I began with the meeting at Ephesus in the rain, leaving out — as I hoped Masters had also done — any mention of a USB stick, water-quality report, radioactivity, the words ‘uranyl fluoride’ and the town of Kumayt. I then moved on to the shredded bus tyres, road spikes, our subsequent off-road detour, the moonlight meeting with Yafa and her buddies, us waking up in the cistern and, finally, a rundown on our escape. When I’d finished, Karli came in for a close-up on my knuckles. They were badly swollen with fluid, the pale skin marbled with dark bruising.
The two detectives talked amongst themselves for a moment. There was plenty of nodding.
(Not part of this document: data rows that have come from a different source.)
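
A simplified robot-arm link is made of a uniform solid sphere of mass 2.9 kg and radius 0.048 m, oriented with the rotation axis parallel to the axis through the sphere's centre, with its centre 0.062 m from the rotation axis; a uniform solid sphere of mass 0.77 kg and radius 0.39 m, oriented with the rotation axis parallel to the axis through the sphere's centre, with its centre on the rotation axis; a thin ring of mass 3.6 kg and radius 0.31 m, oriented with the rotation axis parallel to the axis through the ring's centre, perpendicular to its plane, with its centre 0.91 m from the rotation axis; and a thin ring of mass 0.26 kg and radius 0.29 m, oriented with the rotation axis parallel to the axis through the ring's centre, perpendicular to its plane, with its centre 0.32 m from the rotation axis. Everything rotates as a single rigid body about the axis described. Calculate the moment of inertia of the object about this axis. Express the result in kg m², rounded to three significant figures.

Solid sphere: I_cm = (2/5)MR² = (2/5)(2.9)(0.048)² = 0.0026726 kg m²; centre at d = 0.062 m, so I = I_cm + Md² gives I = 0.0026726 + (2.9)(0.062)² = 0.01382 kg m².
Solid sphere: I_cm = (2/5)MR² = (2/5)(0.77)(0.39)² = 0.046847 kg m²; axis through the centre, so I = 0.046847 kg m².
Thin ring: I_cm = MR² = (3.6)(0.31)² = 0.34596 kg m²; centre at d = 0.91 m, so I = I_cm + Md² gives I = 0.34596 + (3.6)(0.91)² = 3.3271 kg m².
Thin ring: I_cm = MR² = (0.26)(0.29)² = 0.021866 kg m²; centre at d = 0.32 m, so I = I_cm + Md² gives I = 0.021866 + (0.26)(0.32)² = 0.04849 kg m².
Total I = 0.01382 + 0.046847 + 3.3271 + 0.04849 = 3.4363 kg m².

3.44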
Karli said, ‘The tourist bus you saw with tyres blown. It was stolen. We found it in the valley near Ephesus, burnt out.’
‘What about the Michelins on the rental?’ I asked.
‘They were all new. One was the wrong type — it did not match the others.’
‘So maybe the folks I’ve been telling you about had difficulty locating a new identical set of four.’ And maybe Yafa and her team were starting to make all sorts of mistakes — and I counted not shooting Masters and me dead amongst them — that were going to snowball and run right over them.
I looked at Karli and Iyaz, and they looked back at me. There was a lot of looking going on. It occurred to me that these guys were so in the dark, it was a wonder they weren’t bumping into things in broad daylight.
‘Your story is the same as that of your partner’s,’ said Iyaz after he’d done enough looking. ‘We did not believe her but now we are sure you are innocent of this crime. Also, your hire car. It had been in an accident — hit a tree. But there were no trees in the area we found it in. This confused our forensics people. Your story also explains it. We apologise for your treatment at the airport.’
‘Forget about it,’ I said, feeling benevolent. ‘Just let me out and we’ll call it square.’
‘However, we are unhappy that you chose not to keep us informed of your movements. If you had done so, perhaps you would have been found and rescued earlier.’
‘Sure. When you’re right, you’re right.’ I stood up and gestured at the barred door. ‘Now, if you don’t mind…’
‘When you find new developments or evidence on this case, you will tell us.’
‘Cross my heart,’ I said.
Neither detective made a move. I could sense some resistance to ending my incarceration.
There was a little more conversation in Turkish, punctuated by nods and smiles. A consensus between them had been reached and there was happiness all round. They walked towards the door, opened it, walked out and closed it behind them. Through the bars, Iyaz said, ‘We believe your story ninety-nine per cent. For this one per cent we don’t believe your story, we will keep you here overnight.’
Karli leaned up against the bars. With a smirk he added, ‘Yes, seeing an American policeman in a Turkish prison. This is the occasion for which I dress to the right.’